‘Sociedade chegou ao fundo poço’: advogado do caso Ágatha contesta absolvição de PM e diz que haverá recurso
Na madrugada de sábao (9), o Tribunal do Júri absolveu Rodrigo José de Matos Soares por 4 votos a 3
RIO DE JANEIRO (AGÊNCIA O GLOBO) Após o 1º Tribunal do Júri do Rio ter absolvido, na madrugada de sábado (9), o policial militar Rodrigo José de Matos Soares, acusado de ser o autor do tiro de fuzil que matou a menina Ágatha Félix, de 8 anos, em 2019, na comunidade da Fazendinha, no Complexo do Alemão, a defesa da família informa que o Ministério Público do Rio de Janeiro entrará com recurso contra a decisão.
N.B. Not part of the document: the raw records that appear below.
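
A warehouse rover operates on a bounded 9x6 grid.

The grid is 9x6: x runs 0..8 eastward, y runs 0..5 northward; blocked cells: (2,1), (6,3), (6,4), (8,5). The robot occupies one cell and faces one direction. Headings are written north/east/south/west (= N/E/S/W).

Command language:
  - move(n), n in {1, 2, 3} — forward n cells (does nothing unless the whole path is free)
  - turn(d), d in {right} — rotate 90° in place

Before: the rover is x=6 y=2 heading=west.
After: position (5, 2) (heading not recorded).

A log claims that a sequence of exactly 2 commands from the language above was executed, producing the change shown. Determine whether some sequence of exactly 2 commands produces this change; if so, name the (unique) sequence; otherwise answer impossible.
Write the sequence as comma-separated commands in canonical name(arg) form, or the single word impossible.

key: order matters: swapping move(1) and turn(right) lands elsewhere
from: x=6 y=2 heading=west
[1] after move(1): x=5 y=2 heading=west
[2] after turn(right): x=5 y=2 heading=north
no other 2-command option fits: unique.

move(1), turn(right)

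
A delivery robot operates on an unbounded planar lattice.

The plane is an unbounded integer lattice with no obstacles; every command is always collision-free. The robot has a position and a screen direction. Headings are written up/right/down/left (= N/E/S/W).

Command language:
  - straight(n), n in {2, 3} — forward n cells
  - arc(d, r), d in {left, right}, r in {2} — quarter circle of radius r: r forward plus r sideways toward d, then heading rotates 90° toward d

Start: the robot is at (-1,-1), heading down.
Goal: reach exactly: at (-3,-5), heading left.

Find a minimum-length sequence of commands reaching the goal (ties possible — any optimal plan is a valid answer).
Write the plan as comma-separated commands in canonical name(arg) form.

straight(2), arc(right, 2)

initial: at (-1,-1), heading down
step 1 (straight(2)): at (-1,-3), heading down
step 2 (arc(right, 2)): at (-3,-5), heading left
minimal: 2 command(s), checked below 2.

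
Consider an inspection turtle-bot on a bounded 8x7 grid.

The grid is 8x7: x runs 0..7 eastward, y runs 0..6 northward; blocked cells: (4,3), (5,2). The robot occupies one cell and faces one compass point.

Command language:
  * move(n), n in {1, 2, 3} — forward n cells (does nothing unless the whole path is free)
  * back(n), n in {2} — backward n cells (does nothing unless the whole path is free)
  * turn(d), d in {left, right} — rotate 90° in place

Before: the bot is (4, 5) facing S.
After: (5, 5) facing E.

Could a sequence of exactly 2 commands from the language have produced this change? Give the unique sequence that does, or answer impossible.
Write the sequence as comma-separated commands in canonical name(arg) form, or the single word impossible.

key: order matters: swapping turn(left) and move(1) lands elsewhere
t0: (4, 5) facing S
[1] after turn(left): (4, 5) facing E
[2] after move(1): (5, 5) facing E
uniquely the one of 36 2-step routes that fits.

turn(left), move(1)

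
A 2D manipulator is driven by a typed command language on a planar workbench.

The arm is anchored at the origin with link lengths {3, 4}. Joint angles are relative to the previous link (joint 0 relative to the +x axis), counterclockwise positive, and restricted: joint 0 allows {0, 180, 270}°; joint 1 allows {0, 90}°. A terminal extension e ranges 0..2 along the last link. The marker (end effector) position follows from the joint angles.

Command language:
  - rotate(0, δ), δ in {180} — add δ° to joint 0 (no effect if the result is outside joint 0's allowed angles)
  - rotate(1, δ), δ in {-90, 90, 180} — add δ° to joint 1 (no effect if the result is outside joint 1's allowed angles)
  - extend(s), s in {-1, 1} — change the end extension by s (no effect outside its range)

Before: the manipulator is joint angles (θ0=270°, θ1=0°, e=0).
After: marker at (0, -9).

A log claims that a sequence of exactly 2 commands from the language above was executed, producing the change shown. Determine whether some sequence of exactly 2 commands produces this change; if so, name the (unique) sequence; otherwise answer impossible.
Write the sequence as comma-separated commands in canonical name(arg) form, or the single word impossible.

extend(1), extend(1)

t0: joint angles (θ0=270°, θ1=0°, e=0)
[1] after extend(1): joint angles (θ0=270°, θ1=0°, e=1)
[2] after extend(1): joint angles (θ0=270°, θ1=0°, e=2)
all 36 alternatives checked — unique.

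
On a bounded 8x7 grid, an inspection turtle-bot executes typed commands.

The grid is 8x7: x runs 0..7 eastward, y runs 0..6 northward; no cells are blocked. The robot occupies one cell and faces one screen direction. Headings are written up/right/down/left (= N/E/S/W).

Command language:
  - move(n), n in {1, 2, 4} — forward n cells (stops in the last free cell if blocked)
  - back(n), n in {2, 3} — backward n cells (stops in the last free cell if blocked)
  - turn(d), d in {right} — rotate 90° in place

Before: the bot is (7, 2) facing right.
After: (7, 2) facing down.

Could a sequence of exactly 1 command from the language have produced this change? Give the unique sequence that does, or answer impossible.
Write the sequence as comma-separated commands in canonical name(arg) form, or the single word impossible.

key: (7,2) unchanged — the single command moves nothing
start: (7, 2) facing right
t=1 turn(right) ⇒ (7, 2) facing down
all 6 alternatives checked — unique.

turn(right)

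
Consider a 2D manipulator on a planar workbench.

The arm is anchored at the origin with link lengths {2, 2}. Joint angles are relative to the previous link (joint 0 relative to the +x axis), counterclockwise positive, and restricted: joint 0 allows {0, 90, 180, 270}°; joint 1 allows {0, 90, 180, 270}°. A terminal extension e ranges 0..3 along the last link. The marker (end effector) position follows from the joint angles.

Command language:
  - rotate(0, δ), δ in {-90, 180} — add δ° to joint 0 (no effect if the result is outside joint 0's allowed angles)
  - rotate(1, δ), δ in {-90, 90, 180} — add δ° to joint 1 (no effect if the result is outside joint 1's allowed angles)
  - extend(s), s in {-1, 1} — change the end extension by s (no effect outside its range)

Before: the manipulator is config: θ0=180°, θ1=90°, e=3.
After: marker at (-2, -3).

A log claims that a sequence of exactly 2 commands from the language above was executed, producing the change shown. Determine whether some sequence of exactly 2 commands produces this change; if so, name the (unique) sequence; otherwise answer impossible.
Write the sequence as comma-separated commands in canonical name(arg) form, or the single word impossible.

start: config: θ0=180°, θ1=90°, e=3
t=1 extend(-1) ⇒ config: θ0=180°, θ1=90°, e=2
t=2 extend(-1) ⇒ config: θ0=180°, θ1=90°, e=1
no rival 2-sequence matches.

extend(-1), extend(-1)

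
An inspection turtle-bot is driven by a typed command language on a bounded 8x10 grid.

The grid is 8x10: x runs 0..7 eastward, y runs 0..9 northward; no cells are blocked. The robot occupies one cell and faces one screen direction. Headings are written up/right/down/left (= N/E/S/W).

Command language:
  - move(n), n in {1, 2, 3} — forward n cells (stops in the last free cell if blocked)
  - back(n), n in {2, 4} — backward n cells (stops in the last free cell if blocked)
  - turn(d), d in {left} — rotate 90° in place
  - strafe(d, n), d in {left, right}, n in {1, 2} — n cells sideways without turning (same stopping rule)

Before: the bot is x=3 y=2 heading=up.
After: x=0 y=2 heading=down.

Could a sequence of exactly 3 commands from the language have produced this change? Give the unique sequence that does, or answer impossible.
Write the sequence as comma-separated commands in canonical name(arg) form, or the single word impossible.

key: cell and facing (now S) both changed — the 3 commands mix motion and turning
initial: x=3 y=2 heading=up
t=1 turn(left) ⇒ x=3 y=2 heading=left
t=2 move(3) ⇒ x=0 y=2 heading=left
t=3 turn(left) ⇒ x=0 y=2 heading=down
uniquely the one of 1000 3-step routes that fits.

turn(left), move(3), turn(left)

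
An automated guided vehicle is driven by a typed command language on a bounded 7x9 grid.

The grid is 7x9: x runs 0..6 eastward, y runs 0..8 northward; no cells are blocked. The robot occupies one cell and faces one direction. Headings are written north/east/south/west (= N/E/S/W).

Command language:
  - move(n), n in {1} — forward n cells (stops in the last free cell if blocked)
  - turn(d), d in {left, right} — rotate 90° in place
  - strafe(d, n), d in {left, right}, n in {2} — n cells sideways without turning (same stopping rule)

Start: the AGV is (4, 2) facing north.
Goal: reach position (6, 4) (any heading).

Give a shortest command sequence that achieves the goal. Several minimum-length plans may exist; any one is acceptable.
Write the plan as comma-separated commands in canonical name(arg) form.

from: (4, 2) facing north
1. strafe(right, 2) → (6, 2) facing north
2. turn(left) → (6, 2) facing west
3. strafe(right, 2) → (6, 4) facing west
shorter routes all fall short; 3 is best.

strafe(right, 2), turn(left), strafe(right, 2)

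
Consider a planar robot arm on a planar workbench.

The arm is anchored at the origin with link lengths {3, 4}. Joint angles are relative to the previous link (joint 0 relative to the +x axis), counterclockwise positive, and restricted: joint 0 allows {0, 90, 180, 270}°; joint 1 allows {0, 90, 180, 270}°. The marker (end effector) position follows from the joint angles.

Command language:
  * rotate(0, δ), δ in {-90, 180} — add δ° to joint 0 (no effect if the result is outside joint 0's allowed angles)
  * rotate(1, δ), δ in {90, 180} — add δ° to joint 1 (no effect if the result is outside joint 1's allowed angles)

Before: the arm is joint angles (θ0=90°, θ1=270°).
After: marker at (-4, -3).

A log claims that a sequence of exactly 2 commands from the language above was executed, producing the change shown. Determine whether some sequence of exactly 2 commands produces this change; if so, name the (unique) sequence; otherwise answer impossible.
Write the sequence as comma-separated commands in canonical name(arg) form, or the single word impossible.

t0: joint angles (θ0=90°, θ1=270°)
step 1 (rotate(0, -90)): joint angles (θ0=0°, θ1=270°)
step 2 (rotate(0, -90)): joint angles (θ0=270°, θ1=270°)
all 16 alternatives checked — unique.

rotate(0, -90), rotate(0, -90)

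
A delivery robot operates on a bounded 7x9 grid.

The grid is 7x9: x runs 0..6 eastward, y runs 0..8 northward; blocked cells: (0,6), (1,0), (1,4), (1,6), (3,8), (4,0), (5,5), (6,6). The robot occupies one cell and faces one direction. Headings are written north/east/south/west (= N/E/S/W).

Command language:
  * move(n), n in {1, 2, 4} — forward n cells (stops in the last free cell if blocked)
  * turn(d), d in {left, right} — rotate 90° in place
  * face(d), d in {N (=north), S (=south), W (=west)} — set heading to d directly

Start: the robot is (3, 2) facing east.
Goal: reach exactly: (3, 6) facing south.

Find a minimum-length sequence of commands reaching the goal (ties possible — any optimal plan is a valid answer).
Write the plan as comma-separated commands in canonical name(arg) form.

t0: (3, 2) facing east
[1] after face(N): (3, 2) facing north
[2] after move(4): (3, 6) facing north
[3] after face(S): (3, 6) facing south
shorter routes all fall short; 3 is best.

face(N), move(4), face(S)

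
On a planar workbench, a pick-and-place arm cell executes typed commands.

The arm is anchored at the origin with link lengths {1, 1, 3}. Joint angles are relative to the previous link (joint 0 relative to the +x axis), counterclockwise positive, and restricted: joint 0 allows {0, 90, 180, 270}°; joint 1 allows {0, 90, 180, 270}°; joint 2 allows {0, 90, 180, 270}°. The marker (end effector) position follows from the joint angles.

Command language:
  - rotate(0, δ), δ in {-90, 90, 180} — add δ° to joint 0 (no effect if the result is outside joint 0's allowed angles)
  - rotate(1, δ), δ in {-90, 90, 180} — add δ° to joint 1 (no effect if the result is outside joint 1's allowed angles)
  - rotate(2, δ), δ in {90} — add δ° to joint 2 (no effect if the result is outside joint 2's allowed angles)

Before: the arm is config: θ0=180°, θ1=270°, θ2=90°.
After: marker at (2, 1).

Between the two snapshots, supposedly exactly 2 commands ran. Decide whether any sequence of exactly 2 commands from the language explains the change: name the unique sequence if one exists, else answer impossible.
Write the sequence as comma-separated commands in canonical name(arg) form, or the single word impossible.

rotate(2, 90), rotate(2, 90)

start: config: θ0=180°, θ1=270°, θ2=90°
t=1 rotate(2, 90) ⇒ config: θ0=180°, θ1=270°, θ2=180°
t=2 rotate(2, 90) ⇒ config: θ0=180°, θ1=270°, θ2=270°
all 49 alternatives checked — unique.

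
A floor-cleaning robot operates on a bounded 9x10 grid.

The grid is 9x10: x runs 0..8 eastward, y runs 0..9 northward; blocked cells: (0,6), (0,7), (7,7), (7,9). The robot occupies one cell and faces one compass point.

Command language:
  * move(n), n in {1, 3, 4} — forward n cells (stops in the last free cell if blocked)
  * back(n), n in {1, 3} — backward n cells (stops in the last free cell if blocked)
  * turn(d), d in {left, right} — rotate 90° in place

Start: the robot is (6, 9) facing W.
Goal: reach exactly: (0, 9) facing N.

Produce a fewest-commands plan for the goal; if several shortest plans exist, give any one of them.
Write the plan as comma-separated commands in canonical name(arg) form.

move(4), move(4), turn(right)

start: (6, 9) facing W
[1] after move(4): (2, 9) facing W
[2] after move(4): (0, 9) facing W
[3] after turn(right): (0, 9) facing N
shorter routes all fall short; 3 is best.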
— O Ministério Público, que é o titular da ação, disse que vai entrar com recurso de apelação, e nós vamos acompanhar o órgão nesse processo. De fato, cabe apelação ao veredito, porque o julgamento não levou em conta as provas dos autos. Todas as testemunhas civis e os resultados da perícia sustentam que não havia tiroteio no momento do disparo que atingiu a Ágatha. Ainda sim, o júri acatou os três argumentos da defesa para a absolvição: legítima defesa, estrito cumprimento do dever legal e clemência, quando, mesmo se comprovando que o acusado cometeu o crime, há piedade do autor do homicídio. Por mais que esteja sendo falado que tenha ficado definido que o PM não teve intenção de atirar, o julgamento nem chegou a analisar isso — destaca Rodrigo Mondego, advogado do caso.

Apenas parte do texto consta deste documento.